By @SimonSapin in #7272
📃 Configuration
Customization of "header read timeout" (PR #7262)
This change exposes the server's header read timeout as the server.http.header_read_timeout configuration option.
By default, the server.http.header_read_timeout is set to previously hard-coded 10 seconds. A longer timeout can be configured using the server.http.header_read_timeout option.
server:
http:
header_read_timeout: 30sBy @gwardwell in #7262
Fine-grained control over include_subgraph_errors (Issue #6402
Update include_subgraph_errors with additional configuration options for both global and subgraph levels. This update provides finer control over error messages and extension keys for each subgraph.

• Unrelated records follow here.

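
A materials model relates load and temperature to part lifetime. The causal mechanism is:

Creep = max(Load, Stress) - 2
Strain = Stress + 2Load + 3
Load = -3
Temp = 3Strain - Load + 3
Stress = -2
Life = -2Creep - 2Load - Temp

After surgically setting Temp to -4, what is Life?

Under do(Temp=-4), the mechanism Temp = 3Strain - Load + 3 is discarded; Temp is fixed at -4.
Creep = max(Load, Stress) - 2  [with Load=-3, Stress=-2]  = -4
Life = -2Creep - 2Load - Temp  [with Creep=-4, Load=-3, Temp=-4]  = 18

18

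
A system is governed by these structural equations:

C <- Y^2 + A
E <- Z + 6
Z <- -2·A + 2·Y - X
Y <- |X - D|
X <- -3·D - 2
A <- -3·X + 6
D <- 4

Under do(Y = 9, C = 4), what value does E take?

-58

Under do(Y = 9, C = 4), each intervened variable's structural equation is replaced by its fixed value.
X = -3·D - 2  [with D=4]  = -14
A = -3·X + 6  [with X=-14]  = 48
Z = -2·A + 2·Y - X  [with A=48, Y=9, X=-14]  = -64
E = Z + 6  [with Z=-64]  = -58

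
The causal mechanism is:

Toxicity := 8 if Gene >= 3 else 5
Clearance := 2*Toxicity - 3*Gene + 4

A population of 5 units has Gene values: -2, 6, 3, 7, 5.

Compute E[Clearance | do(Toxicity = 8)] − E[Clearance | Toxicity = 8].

Every unit gets Toxicity=8 under the intervention. Clearance values become 26, 2, 11, -1, 5; E[Clearance|do(Toxicity=8)] = 8.6.
Observing Toxicity=8 restricts to units where Toxicity's equation naturally yields 8: Gene ∈ {6, 3, 7, 5}. In that subpopulation Clearance = 2, 11, -1, 5, mean 4.25.
Difference = 8.6 − 4.25 = 4.35.

4.35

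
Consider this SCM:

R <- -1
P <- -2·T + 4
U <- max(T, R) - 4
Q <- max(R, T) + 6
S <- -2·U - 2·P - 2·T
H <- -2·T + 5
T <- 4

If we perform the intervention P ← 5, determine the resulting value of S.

Under do(P=5), the mechanism P <- -2·T + 4 is discarded; P is fixed at 5.
U = max(T, R) - 4  [with T=4, R=-1]  = 0
S = -2·U - 2·P - 2·T  [with U=0, P=5, T=4]  = -18

-18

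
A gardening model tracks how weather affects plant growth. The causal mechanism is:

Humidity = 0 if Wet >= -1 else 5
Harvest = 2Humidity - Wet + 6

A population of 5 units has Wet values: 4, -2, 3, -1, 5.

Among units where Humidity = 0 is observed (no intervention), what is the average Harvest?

E[Harvest|Humidity=0] averages over only the 4 units with Humidity=0 (Wet = 4, 3, -1, 5): Harvest = 2, 3, 7, 1, mean 3.25.

3.25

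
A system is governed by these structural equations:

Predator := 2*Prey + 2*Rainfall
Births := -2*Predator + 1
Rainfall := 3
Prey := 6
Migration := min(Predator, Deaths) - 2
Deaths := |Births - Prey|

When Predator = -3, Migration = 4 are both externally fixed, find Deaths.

1

The joint intervention fixes Predator = -3, Migration = 4, removing each variable's own equation.
Births = -2*Predator + 1  [with Predator=-3]  = 7
Deaths = |Births - Prey|  [with Births=7, Prey=6]  = 1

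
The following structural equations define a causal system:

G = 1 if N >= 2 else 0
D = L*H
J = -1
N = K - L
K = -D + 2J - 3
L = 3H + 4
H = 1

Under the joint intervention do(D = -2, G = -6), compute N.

-10

The joint intervention fixes D = -2, G = -6, removing each variable's own equation.
L = 3H + 4  [with H=1]  = 7
K = -D + 2J - 3  [with D=-2, J=-1]  = -3
N = K - L  [with K=-3, L=7]  = -10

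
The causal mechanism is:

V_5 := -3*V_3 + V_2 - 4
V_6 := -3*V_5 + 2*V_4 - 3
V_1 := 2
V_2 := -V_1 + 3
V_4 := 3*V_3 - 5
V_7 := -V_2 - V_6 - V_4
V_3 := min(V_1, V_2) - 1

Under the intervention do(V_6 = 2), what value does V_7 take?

Intervening sets V_6 = 2 and removes its equation (V_6 := -3*V_5 + 2*V_4 - 3).
V_2 = -V_1 + 3  [with V_1=2]  = 1
V_3 = min(V_1, V_2) - 1  [with V_1=2, V_2=1]  = 0
V_4 = 3*V_3 - 5  [with V_3=0]  = -5
V_7 = -V_2 - V_6 - V_4  [with V_2=1, V_6=2, V_4=-5]  = 2

2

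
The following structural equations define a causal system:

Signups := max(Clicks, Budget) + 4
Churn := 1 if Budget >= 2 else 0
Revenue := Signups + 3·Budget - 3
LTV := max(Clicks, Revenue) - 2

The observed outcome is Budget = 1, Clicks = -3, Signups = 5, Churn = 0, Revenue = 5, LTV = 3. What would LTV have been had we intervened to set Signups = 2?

The intervention breaks the incoming arrows to Signups: Signups := max(Clicks, Budget) + 4 no longer applies, and Signups = 2.
Revenue = Signups + 3·Budget - 3  [with Signups=2, Budget=1]  = 2
LTV = max(Clicks, Revenue) - 2  [with Clicks=-3, Revenue=2]  = 0

0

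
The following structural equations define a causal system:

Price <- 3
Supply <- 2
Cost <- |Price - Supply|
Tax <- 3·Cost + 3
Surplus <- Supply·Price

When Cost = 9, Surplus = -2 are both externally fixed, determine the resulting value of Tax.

The joint intervention fixes Cost = 9, Surplus = -2, removing each variable's own equation.
Tax = 3·Cost + 3  [with Cost=9]  = 30

30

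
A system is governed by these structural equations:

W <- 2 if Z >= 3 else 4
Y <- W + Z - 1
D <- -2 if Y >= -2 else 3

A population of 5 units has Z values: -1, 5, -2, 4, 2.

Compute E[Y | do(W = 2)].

2.6

The intervention sets W=2 in all 5 units regardless of Z. Recomputing Y per unit gives 0, 6, -1, 5, 3; average 2.6.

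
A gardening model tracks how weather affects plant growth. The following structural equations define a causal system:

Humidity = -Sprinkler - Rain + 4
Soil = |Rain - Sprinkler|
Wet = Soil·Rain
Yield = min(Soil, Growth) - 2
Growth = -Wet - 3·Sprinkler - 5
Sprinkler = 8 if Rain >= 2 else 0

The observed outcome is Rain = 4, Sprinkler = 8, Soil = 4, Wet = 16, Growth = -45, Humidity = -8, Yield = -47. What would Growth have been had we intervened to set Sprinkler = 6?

do(Sprinkler=6) replaces the equation Sprinkler = 8 if Rain >= 2 else 0 with the constant Sprinkler = 6.
Soil = |Rain - Sprinkler|  [with Rain=4, Sprinkler=6]  = 2
Wet = Soil·Rain  [with Soil=2, Rain=4]  = 8
Growth = -Wet - 3·Sprinkler - 5  [with Wet=8, Sprinkler=6]  = -31

-31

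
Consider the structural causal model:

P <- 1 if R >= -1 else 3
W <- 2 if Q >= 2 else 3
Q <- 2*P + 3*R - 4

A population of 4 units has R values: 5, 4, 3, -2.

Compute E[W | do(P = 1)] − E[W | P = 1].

0.25

do(P=1) breaks P's dependence on R. With P=1 fixed, W across the units is 2, 2, 2, 3, mean 2.25.
Observing P=1 restricts to units where P's equation naturally yields 1: R ∈ {5, 4, 3}. In that subpopulation W = 2, 2, 2, mean 2.
Difference = 2.25 − 2 = 0.25.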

For more details, please read subgraph error inclusion.
include_subgraph_errors:
all:
redact_message: true
allow_extensions_keys:
- code
subgraphs:
product:
redact_message: false # Propagate original error messages
allow_extensions_keys: # Extend global allow list - `code` and `reason` will be propagated
- reason
exclude_global_keys: # Exclude `code` from global allow list - only `reason` will be propagated.
- code
account:
deny_extensions_keys: # Overrides global allow list
- classification
review: false # Redact everything.
# Undefined subgraphs inherits default global settings from `all`Note: Using a deny_extensions_keys approach carries security risks because any sensitive information not explicitly included in the deny list will be exposed to clients. For better security, subgraphs should prefer to redact everything or allow_extensions_keys when possible.
By @Samjin and @BrynCooke in #7164
Add new configurable delivery pathway for high cardinality GraphOS Studio metrics (PR #7138)

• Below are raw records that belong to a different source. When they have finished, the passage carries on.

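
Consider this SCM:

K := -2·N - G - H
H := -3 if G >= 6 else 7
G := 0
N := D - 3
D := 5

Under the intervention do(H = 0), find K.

-4

Intervening sets H = 0 and removes its equation (H := -3 if G >= 6 else 7).
N = D - 3  [with D=5]  = 2
K = -2·N - G - H  [with N=2, G=0, H=0]  = -4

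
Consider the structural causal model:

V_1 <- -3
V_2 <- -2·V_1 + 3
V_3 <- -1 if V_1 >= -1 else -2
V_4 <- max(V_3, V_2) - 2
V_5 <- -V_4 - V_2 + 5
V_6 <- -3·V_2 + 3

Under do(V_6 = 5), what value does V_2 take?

do(V_6=5) replaces the equation V_6 <- -3·V_2 + 3 with the constant V_6 = 5.
V_2 is not downstream of the intervention, so its value is determined by the original equations.
V_2 = -2·V_1 + 3  [with V_1=-3]  = 9

9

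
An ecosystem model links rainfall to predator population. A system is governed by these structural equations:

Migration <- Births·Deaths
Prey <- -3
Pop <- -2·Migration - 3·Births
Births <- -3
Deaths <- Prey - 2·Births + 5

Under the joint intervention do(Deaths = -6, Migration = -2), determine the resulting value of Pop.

13

Setting Deaths = -6, Migration = -2 by intervention discards those variables' equations.
Pop = -2·Migration - 3·Births  [with Migration=-2, Births=-3]  = 13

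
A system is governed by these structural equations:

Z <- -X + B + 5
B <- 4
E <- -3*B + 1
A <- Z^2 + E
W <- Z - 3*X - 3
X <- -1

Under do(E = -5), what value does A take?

95

Intervening sets E = -5 and removes its equation (E <- -3*B + 1).
Z = -X + B + 5  [with X=-1, B=4]  = 10
A = Z^2 + E  [with Z=10, E=-5]  = 95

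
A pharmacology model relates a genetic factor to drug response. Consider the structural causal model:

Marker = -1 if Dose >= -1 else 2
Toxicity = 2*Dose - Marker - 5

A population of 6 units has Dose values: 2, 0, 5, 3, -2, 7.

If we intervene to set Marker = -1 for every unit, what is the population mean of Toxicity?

The intervention sets Marker=-1 in all 6 units regardless of Dose. Recomputing Toxicity per unit gives 0, -4, 6, 2, -8, 10; average 1.

1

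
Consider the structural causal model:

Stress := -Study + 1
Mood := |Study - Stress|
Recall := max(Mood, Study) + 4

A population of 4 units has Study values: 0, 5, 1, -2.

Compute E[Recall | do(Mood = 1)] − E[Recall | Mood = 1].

1

Under do(Mood=1), Mood's equation is replaced by Mood=1 for every unit. Per-unit Recall: 5, 9, 5, 5. Mean = 6.
E[Recall|Mood=1] averages over only the 2 units with Mood=1 (Study = 0, 1): Recall = 5, 5, mean 5.
Difference = 6 − 5 = 1.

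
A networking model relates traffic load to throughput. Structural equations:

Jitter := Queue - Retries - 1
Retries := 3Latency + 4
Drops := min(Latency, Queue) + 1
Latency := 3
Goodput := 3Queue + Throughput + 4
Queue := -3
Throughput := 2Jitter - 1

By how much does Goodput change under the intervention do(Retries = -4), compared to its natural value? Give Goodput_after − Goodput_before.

34

The intervention breaks the incoming arrows to Retries: Retries := 3Latency + 4 no longer applies, and Retries = -4.
Jitter = Queue - Retries - 1  [with Queue=-3, Retries=-4]  = 0
Throughput = 2Jitter - 1  [with Jitter=0]  = -1
Goodput = 3Queue + Throughput + 4  [with Queue=-3, Throughput=-1]  = -6
Without intervention: Retries = 3Latency + 4  [with Latency=3]  = 13; Jitter = Queue - Retries - 1  [with Queue=-3, Retries=13]  = -17; Throughput = 2Jitter - 1  [with Jitter=-17]  = -35; Goodput = 3Queue + Throughput + 4  [with Queue=-3, Throughput=-35]  = -40.
Change = -6 − (-40) = 34.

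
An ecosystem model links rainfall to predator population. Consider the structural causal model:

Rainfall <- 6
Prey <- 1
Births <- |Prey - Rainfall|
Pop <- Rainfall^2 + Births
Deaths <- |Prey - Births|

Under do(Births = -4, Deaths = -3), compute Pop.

Setting Births = -4, Deaths = -3 by intervention discards those variables' equations.
Pop = Rainfall^2 + Births  [with Rainfall=6, Births=-4]  = 32

32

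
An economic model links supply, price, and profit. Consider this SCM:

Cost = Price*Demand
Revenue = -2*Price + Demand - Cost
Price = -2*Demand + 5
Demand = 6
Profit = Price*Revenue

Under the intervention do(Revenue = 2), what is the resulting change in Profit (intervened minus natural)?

420

Intervening sets Revenue = 2 and removes its equation (Revenue = -2*Price + Demand - Cost).
Price = -2*Demand + 5  [with Demand=6]  = -7
Profit = Price*Revenue  [with Price=-7, Revenue=2]  = -14
Without intervention: Price = -2*Demand + 5  [with Demand=6]  = -7; Cost = Price*Demand  [with Price=-7, Demand=6]  = -42; Revenue = -2*Price + Demand - Cost  [with Price=-7, Demand=6, Cost=-42]  = 62; Profit = Price*Revenue  [with Price=-7, Revenue=62]  = -434.
Change = -14 − (-434) = 420.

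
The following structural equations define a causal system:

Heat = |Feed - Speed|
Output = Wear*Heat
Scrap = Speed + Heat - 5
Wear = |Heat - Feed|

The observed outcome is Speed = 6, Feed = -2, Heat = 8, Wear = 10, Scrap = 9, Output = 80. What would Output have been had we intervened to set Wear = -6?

Under do(Wear=-6), the mechanism Wear = |Heat - Feed| is discarded; Wear is fixed at -6.
Heat = |Feed - Speed|  [with Feed=-2, Speed=6]  = 8
Output = Wear*Heat  [with Wear=-6, Heat=8]  = -48

-48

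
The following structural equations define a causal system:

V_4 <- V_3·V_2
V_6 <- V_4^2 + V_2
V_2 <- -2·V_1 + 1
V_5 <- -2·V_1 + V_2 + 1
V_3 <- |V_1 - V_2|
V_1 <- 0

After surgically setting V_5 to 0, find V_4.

The intervention breaks the incoming arrows to V_5: V_5 <- -2·V_1 + V_2 + 1 no longer applies, and V_5 = 0.
Since V_4 is not a descendant of the intervened variable, it is unaffected.
V_2 = -2·V_1 + 1  [with V_1=0]  = 1
V_3 = |V_1 - V_2|  [with V_1=0, V_2=1]  = 1
V_4 = V_3·V_2  [with V_3=1, V_2=1]  = 1

1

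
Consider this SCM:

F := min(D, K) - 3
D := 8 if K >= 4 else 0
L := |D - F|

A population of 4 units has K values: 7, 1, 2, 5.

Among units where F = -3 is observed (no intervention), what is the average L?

Observing F=-3 restricts to units where F's equation naturally yields -3: K ∈ {1, 2}. In that subpopulation L = 3, 3, mean 3.

3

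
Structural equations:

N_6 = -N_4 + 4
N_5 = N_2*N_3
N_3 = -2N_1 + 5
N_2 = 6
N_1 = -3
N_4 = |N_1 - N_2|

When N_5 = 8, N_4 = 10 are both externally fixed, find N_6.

Setting N_5 = 8, N_4 = 10 by intervention discards those variables' equations.
N_6 = -N_4 + 4  [with N_4=10]  = -6

-6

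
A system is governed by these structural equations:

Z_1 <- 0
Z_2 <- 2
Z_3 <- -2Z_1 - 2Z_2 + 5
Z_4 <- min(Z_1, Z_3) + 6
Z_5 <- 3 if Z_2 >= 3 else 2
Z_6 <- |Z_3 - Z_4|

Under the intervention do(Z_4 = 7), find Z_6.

Under do(Z_4=7), the mechanism Z_4 <- min(Z_1, Z_3) + 6 is discarded; Z_4 is fixed at 7.
Z_3 = -2Z_1 - 2Z_2 + 5  [with Z_1=0, Z_2=2]  = 1
Z_6 = |Z_3 - Z_4|  [with Z_3=1, Z_4=7]  = 6

6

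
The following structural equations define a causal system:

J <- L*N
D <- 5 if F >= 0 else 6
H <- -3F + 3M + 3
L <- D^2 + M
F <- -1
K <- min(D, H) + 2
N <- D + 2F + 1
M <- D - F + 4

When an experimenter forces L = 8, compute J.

40

do(L=8) replaces the equation L <- D^2 + M with the constant L = 8.
D = 5 if F >= 0 else 6  [with F=-1]  = 6
N = D + 2F + 1  [with D=6, F=-1]  = 5
J = L*N  [with L=8, N=5]  = 40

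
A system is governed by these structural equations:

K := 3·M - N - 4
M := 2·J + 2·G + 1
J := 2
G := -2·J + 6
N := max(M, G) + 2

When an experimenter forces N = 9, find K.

14

Intervening sets N = 9 and removes its equation (N := max(M, G) + 2).
G = -2·J + 6  [with J=2]  = 2
M = 2·J + 2·G + 1  [with J=2, G=2]  = 9
K = 3·M - N - 4  [with M=9, N=9]  = 14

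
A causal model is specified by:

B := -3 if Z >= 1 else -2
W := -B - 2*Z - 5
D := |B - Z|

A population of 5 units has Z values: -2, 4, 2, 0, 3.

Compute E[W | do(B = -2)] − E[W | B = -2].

-4.8

Under do(B=-2), B's equation is replaced by B=-2 for every unit. Per-unit W: 1, -11, -7, -3, -9. Mean = -5.8.
Observing B=-2 restricts to units where B's equation naturally yields -2: Z ∈ {-2, 0}. In that subpopulation W = 1, -3, mean -1.
Difference = -5.8 − (-1) = -4.8.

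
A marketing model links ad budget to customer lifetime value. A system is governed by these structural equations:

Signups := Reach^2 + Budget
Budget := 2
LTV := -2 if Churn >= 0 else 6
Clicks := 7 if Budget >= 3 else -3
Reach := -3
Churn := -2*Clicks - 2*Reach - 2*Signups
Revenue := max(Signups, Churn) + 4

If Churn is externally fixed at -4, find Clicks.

-3

do(Churn=-4) replaces the equation Churn := -2*Clicks - 2*Reach - 2*Signups with the constant Churn = -4.
Clicks is not downstream of the intervention, so its value is determined by the original equations.
Clicks = 7 if Budget >= 3 else -3  [with Budget=2]  = -3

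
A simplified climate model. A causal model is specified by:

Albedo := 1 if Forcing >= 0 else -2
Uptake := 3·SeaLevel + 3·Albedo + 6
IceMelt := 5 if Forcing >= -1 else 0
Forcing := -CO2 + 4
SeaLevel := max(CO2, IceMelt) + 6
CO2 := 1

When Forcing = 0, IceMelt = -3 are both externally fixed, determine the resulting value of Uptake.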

This change provides a secondary pathway for new "realtime" GraphOS Studio metrics whose delivery interval is configurable due to their higher cardinality. These metrics will respect telemetry.apollo.batch_processor.scheduled_delay as configured on the realtime path. All other Apollo metrics will maintain the previous hardcoded 60s send interval.

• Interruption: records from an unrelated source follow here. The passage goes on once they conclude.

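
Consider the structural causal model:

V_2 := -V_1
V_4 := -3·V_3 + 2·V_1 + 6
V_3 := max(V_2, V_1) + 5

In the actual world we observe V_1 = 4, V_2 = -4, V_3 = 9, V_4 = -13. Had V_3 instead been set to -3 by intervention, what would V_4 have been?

The intervention breaks the incoming arrows to V_3: V_3 := max(V_2, V_1) + 5 no longer applies, and V_3 = -3.
V_4 = -3·V_3 + 2·V_1 + 6  [with V_3=-3, V_1=4]  = 23

23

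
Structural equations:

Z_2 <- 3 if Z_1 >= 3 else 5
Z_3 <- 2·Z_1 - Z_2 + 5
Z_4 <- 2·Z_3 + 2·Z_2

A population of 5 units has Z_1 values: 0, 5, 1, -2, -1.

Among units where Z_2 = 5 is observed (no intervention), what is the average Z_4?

Conditioning on Z_2=5 selects the 4 unit(s) with Z_1 ∈ {0, 1, -2, -1}. Their Z_4 values: 10, 14, 2, 6. Mean = 8.

8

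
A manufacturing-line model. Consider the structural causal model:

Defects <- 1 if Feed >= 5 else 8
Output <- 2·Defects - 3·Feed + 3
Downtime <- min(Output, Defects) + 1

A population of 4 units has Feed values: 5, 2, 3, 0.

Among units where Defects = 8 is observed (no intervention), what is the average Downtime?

Observing Defects=8 restricts to units where Defects's equation naturally yields 8: Feed ∈ {2, 3, 0}. In that subpopulation Downtime = 9, 9, 9, mean 9.

9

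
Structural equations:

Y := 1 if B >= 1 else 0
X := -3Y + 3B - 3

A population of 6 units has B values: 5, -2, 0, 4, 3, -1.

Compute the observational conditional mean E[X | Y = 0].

Observing Y=0 restricts to units where Y's equation naturally yields 0: B ∈ {-2, 0, -1}. In that subpopulation X = -9, -3, -6, mean -6.

-6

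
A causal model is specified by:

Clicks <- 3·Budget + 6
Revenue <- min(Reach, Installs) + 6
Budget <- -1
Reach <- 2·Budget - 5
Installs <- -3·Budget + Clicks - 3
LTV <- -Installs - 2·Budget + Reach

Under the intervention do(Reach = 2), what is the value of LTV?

Under do(Reach=2), the mechanism Reach <- 2·Budget - 5 is discarded; Reach is fixed at 2.
Clicks = 3·Budget + 6  [with Budget=-1]  = 3
Installs = -3·Budget + Clicks - 3  [with Budget=-1, Clicks=3]  = 3
LTV = -Installs - 2·Budget + Reach  [with Installs=3, Budget=-1, Reach=2]  = 1

1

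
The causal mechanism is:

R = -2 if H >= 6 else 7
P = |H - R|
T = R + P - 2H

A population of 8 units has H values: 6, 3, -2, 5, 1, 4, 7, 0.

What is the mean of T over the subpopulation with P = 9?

Conditioning on P=9 selects the 2 unit(s) with H ∈ {-2, 7}. Their T values: 20, -7. Mean = 6.5.

6.5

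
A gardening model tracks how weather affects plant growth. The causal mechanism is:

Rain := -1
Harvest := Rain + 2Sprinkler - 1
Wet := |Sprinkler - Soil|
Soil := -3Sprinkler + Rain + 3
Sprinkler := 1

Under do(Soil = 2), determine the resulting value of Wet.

The intervention breaks the incoming arrows to Soil: Soil := -3Sprinkler + Rain + 3 no longer applies, and Soil = 2.
Wet = |Sprinkler - Soil|  [with Sprinkler=1, Soil=2]  = 1

1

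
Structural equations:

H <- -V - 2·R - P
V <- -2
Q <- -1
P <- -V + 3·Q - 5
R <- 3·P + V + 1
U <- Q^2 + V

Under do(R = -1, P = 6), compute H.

The joint intervention fixes R = -1, P = 6, removing each variable's own equation.
H = -V - 2·R - P  [with V=-2, R=-1, P=6]  = -2

-2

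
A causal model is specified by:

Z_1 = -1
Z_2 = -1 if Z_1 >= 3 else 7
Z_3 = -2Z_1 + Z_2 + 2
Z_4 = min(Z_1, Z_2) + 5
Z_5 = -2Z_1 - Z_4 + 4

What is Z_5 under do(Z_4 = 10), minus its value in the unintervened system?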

By @rregitsky and @timbotnik in #7138
📚 Documentation
GraphQL error codes that can occur during router execution (PR #7160)
Added documentation for more GraphQL error codes that can occur during router execution, including better differentiation between HTTP status codes and GraphQL error extensions codes.
By @timbotnik in #7160
Update API Gateway tech note (PR #7261)
Update the Router vs Gateway Tech Note with more details now that we have connectors
Extended errors preview configuration (PR 7038)
We've introduced documentation for GraphOS extended error reporting.
By @timbotnik in #7038
Add tip about Apollo-Expose-Query-Plan: dry-run to Cache warm-up (PR #6973)
The Cache warm-up documentation now flags the availability of the Apollo-Expose-Query-Plan: dry-run header.